Despite having more than half a million social media followers, Luke never set out to be a role model. But, while recently in an airport in Malta, he met a couple who’d been inspired by him. “The husband had his leg amputated, and he’d lost himself,” explains Luke. “He refused to go on holiday, and was worried he wouldn’t be able to do what he used to.” The couple had seen a video of Luke going in the sea wearing his prosthetic, rinsing it off and heading for dinner, and booked themselves a holiday that same day. “He’d realised he was holding himself back, but it was still possible. That’s the message I try and put out there.”

Luke Tarrant rock climbing on a snowy mountain ridge, secured with ropes and wearing a helmet and backpack.

A BUMPY ROAD

As someone who’s recently become disabled, what’s Luke’s advice to others dealing with a similar life change? “Just roll with it,” he says. “There’s no point pretending it’s not gonna be hard, because it is. And when you think you’ve got over the hard bit, there’ll be another hard bit. Be aware it won’t be easy, and make peace with it.”

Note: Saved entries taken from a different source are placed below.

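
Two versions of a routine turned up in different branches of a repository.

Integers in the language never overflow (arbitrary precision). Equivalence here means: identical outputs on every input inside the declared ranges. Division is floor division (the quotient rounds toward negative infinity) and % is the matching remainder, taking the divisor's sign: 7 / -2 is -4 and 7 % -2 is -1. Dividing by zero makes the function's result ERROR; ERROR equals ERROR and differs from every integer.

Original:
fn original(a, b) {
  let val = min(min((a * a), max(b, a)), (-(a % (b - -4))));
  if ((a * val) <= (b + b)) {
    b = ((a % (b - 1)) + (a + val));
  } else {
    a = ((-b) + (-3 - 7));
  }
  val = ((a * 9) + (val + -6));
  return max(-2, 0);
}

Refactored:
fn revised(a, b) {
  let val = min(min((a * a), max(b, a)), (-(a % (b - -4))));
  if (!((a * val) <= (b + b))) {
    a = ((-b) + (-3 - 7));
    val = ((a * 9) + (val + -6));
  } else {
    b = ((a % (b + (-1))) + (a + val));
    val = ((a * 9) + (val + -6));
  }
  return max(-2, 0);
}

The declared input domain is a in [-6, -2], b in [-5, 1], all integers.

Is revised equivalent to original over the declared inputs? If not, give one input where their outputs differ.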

Luke visited 21 countries in 2025 alone, and 2026 has already seen plenty of new stamps added to his passport. But there’s a bigger journey to come: “My plan later this year is to finish the bike trip I crashed on, because I feel like I’ve been in limbo since. Part of that will be going back to where I crashed in Colombia and trying to work out what happened. Until that trip is done, I can’t really think about much else.”

Luke Tarrant sits on a motorbike with both his hands on the brakes. He looks off in front of him.

The 30-year-old has only been on a motorbike once since losing his leg. At a track meet in New York, he was “nervous to be getting back on a bike. Before my accident, I’d be on my bike all day every day, in that flow state which I love so much.” He found his first time back on a motorbike emotional and had planned to take it slowly. “The next day I let it rip,” he laughs aloud. “The idea of tootling along carefully was out the window – I didn’t even think about my leg. I was absolutely sending it around the track, it was wicked!”

As Luke says: “Four wheels move the body, two wheels move the soul.” We can’t wait to see where his adventures move him next.